Yapılacak hukuki düzenleme nasıl olmalıdır?

Öncelikle yapılacak düzenlemenin teknik bir niteliğe sahip olduğu göz ardı edilmemelidir. Bu konuda yapılacak düzenlemelerde hukuk bilgisinin yanı sıra teknik bilgiye de ihtiyaç vardır. Yüzeysel bir teknik bilginin de yeterli olmayacağı açıktır. Teknik bilgi sayesinde hukuki düzenlemelerin belirli bir teknolojinin hedef alınmasının önüne gerilerek, yasanın uzun dönem anlamını teknolojik gelişmeler ışığında yitirmemesi ve yetersiz kalmaması sağlanmış olur.


Kanunun yapıma sürecinde yasa koyucunun tavrı da son derece önemlidir. Yasa koyucunun kanun koyma sürecinde genellikle emredici ve otoriter yaklaşımı benimsediği gözlemlenmektedir. Bu yaklaşım kamu hukukunda yasaların ve hukukun özünü oluşturan doğru bir yaklaşım olduğu kabul edilebilir. Ancak özel hukukta ve mahiyeti itibarıyla farklı bir konuma sahip elektronik sözleşmelerin düzenlenmesinde yanlış bir tavır olacağı kanısındayız. Düzenlemelerin istenmeyeni yasaklayıcı değil isteneni teşvik edici, emredici değil yönlendirici olması[51] çok daha yararlı olacaktır. Böylece Türkiye’nin dünyadaki yeni ekonomik dengeleri yakalamış, dünya ile rekabet edebilir seviyeye gelmesi sağlanmış olur.



Yasaklayıcı bir tavır izleyen yasanın internetin teknik yapısı dikkate alındığında sonuçsuz kalacağı açıktır. [52]


SONUÇ:


Elektronik sözleşmelerin günümüz şartlarında önemli olduğu ve gelecek için de aynı önemi katlayarak artıracağı edeceği düşünülürse, elektronik sözleşmelere hukuki güvencenin bir an evvel tanınması zorunluluk haline gelmiştir.
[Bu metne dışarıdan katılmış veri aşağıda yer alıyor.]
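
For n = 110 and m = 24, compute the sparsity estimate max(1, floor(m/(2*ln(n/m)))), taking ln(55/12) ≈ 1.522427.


n/m = 110/24 = 55/12.
ln(n/m) ≈ 1.522427.
2*ln(n/m) ≈ 3.044854.
m/(2*ln(n/m)) ≈ 24/3.044854 ≈ 7.8822.
floor = 7.
k_max = max(1, 7) = 7.

7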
Başta Avrupa Birliği hukuku olmak üzere Birleşmiş Milletler ve diğer tüm ülkelerde Internet üzerinden gerçekleştirilen işlemler hakkında yasal düzenlemelerin yapıldığı gözlemlenmektedir.
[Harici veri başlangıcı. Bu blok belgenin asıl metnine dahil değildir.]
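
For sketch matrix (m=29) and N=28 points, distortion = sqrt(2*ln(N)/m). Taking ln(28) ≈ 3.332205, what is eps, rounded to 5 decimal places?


ln(28) ≈ 3.332205.
2*ln(N)/m ≈ 2*3.332205/29 ≈ 0.22980724.
eps = sqrt(0.22980724) ≈ 0.4793821 ≈ 0.47938.

0.47938


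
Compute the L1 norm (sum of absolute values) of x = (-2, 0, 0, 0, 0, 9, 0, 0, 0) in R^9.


Non-zero entries: [(0, -2), (5, 9)]
Absolute values: [2, 9]
||x||_1 = sum = 11.

11


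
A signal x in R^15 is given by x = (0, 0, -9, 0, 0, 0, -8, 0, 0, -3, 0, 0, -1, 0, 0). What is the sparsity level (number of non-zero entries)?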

Elektronik sözleşmeler Internet araçları ve ağ bağlantıları kullanılması sayesinde kurulur. Web-sayfası, EDI ve e-mail gibi değişik şekillerde kendini gösterir. Internet aracılığı ile kurulan sözleşmelerin konusunu mal hizmet yada dijital ürünler oluşturabilir.


Elektronik sözleşmelerin geçerli olarak meydana gelebilmesi için şekil bakımından bulundurması gereken unsurlar vardır. Bunlardan ilki metindir. Metne ilişkin olarak Borçlar kanunu ve Tüketicinin Korunmasına Hakkındaki kanunda bir düzenleme yer almamıştır. Şu andaki mevcut şartlarda elektronik sözleşmelerde adi yazılı şekil şartını gerçekleştirdiğini söylemek mümkün değildir. Borçlar kanuna getirilecek uncitral'in model kanunun 6. maddesindeki düzenlemeye benzer; nesnelleştirilmiş, kalıcı ve istenildiğinde tekrar görülebilir nitelikteki metinlerin adi yazılı şekil şartını yerine getirdiği şeklinde bir hükümle sorun giderilmiş,elektronik sözleşmelere de hukuki güvence tanınmış olur.
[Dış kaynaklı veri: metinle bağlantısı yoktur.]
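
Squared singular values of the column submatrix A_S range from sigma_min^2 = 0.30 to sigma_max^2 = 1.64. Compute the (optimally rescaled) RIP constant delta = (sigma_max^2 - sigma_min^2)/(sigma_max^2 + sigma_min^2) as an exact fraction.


lambda_max - lambda_min = 1.64 - 0.30 = 1.34.
lambda_max + lambda_min = 1.64 + 0.30 = 1.94.
delta = 1.34/1.94 = 134/194 = 67/97.

67/97


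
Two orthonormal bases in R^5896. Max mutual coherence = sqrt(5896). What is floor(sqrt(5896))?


76^2 = 5776 <= 5896 < 5929 = 77^2, so 76 <= sqrt(5896) < 77.
floor(sqrt(5896)) = 76.

76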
Adi yazılı şeklin gerçekleşmesi için gerekli olan imza ise Elektronik İmza kanunu ile azda olsa yerine getirilmiş olur. Dijital imza kanunda; ' Göndericinin özel anahtarı ile şifrelediği mesaj özetidir. Başka bir dijital dokümana eklenmiş yada mantıken ilişkilendirilmiş bit’lerden oluşan bir seriyi ifade eder. ' diye tanımlanmıştır. Elektronik imza hüviyet tespiti ve metnin imzalayan tarafça atıldığının teyidi konusunda yardımcı olur.


Elektronik İmza kanunun 5. maddesinde de güvenli imza elle atılan imza ile eş değer olduğu açıkça ifade edilmese de kabul edilmektedir.. Ancak sorun çözülmüş gibi görünse de Borçlar kanunu yada Tüketicinin Korunmasına Hakkındaki kanundaki kanunda bir hüküm olmamasından dolayı ispat açısından kabul görse de maddi hukuk bakımından geçerlilik arz etmeyeceğini söylemek gerekir.


Elektronik İmza kanununa göre güvenli elektronik imzanın hukuki sonuç doğurabilmesi elektronik olarak üretilen taşınan veya saklanan bir beyana eklenmesi yeterli görünmüştür. Ancak metnin imza sayesinde geçerli şartını yerine getirdiğine dair bu yaklaşım yerinde olmamıştır. Borçlar kanuna bir hükmün konulması şarttır. Tasarıda elektronik sözleşmelere ilişkin kurallar uluslararası düzenlemelerle uyumlu bir şekilde yer almaktadır.

Konu bakımından elektronik sözleşmeler klasik sözleşmelerden farklı bir özellik göstermezler. Elektronik sözleşmeler oluşturulurken klasik sözleşmelere uygulanan sözleşme özgürlüğü sınırlarına dikkat edilmesi gerekir.


Sonuç olarak günümüz şartlarında metnin geçerliliğine ilişkin olarak bir yasal boşluk söz konusudur. Avrupa Birliğine uyum yasaları çerçevesinde olsa da mutlaka doldurulmalıdır. Borçlar Kanunu tasarısında bu bilinçle hareket edildiği ve gerekli düzenlemelerin yer aldığı bilinmektedir.